Q13: Do services with a “provisional” designation expire each calendar year?

A13: No, there is no time limitation for services designated as “provisional” on the Medicare Telehealth Services List . We did not consider for CY 2025 whether to recategorize provisional codes as permanent because we intend to conduct a comprehensive evaluation of all Medicare telehealth services with provisional status. Services included on the Medicare Telehealth Services List with provisional status will remain on the list. We anticipate addressing these services in future rulemaking.

Q14: How do I request a change to the Medicare Telehealth Services List?

A14: Requests for changes to the Medicare Telehealth Services List must be received by CMS by February 10 of a year to be considered by CMS and addressed in PFS rulemaking for the following calendar year. Each request to add a service to the Medicare Telehealth Services List must include any supporting documentation the requester wishes us to consider as we review the request. Because we use the annual PFS rulemaking process to make changes to the Medicare Telehealth Services List, requesters are advised that any information submitted as part of a request is subject to public disclosure for this purpose.
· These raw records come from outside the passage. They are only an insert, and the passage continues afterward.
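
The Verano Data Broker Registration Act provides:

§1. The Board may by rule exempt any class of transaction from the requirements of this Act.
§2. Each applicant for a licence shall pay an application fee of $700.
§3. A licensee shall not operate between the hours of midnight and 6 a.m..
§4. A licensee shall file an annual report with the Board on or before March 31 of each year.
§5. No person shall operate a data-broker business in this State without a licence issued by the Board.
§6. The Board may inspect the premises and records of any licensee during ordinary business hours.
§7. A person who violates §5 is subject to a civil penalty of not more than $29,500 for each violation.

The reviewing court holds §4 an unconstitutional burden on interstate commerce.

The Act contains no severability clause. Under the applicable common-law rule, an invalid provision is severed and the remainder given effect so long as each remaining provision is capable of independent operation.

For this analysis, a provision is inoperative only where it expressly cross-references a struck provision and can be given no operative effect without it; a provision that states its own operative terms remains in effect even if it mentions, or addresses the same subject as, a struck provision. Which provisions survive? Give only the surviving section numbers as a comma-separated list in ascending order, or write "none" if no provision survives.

1, 2, 3, 5, 6, 7

§4 is struck. Nothing else in the Act is defined by reference to §4. With no severability clause, the stated default rule severs what cannot stand and enforces each remaining provision that can operate on its own. §1, §2, §3, §5, §6, and §7 remain in effect.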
For more information on submitting a request to add or modify services on the Medicare Telehealth Services List, including where to send these requests, and to view the current Medicare Telehealth Services List, see our website at https://www.cms.gov/Medicare/Medicare-General-Information/Telehealth/index.html.

Q15: Why are non-face-to-face services (such as, but not limited to, Community Health Integration, Principal Illness Navigation, Chronic Care Management, Behavioral Health Integration, and Remote Monitoring) not on the Medicare Telehealth Services List?

A15: For these and similarly situated, non-face-to-face services, the telehealth restrictions are not applicable. Section 1834(m) of the Act limits payment for Medicare telehealth services to services that are in whole or in part, an inherently face-to-face service. Only services that serve as a substitute for an in-person encounter can be classified as a Medicare telehealth service. Services that do not require the presence of, or involve interaction with, the patient fall outside this definition. As discussed in prior rulemaking cycles, because these services do not serve as a substitute for an in-person encounter, we do not consider them to be Medicare telehealth services.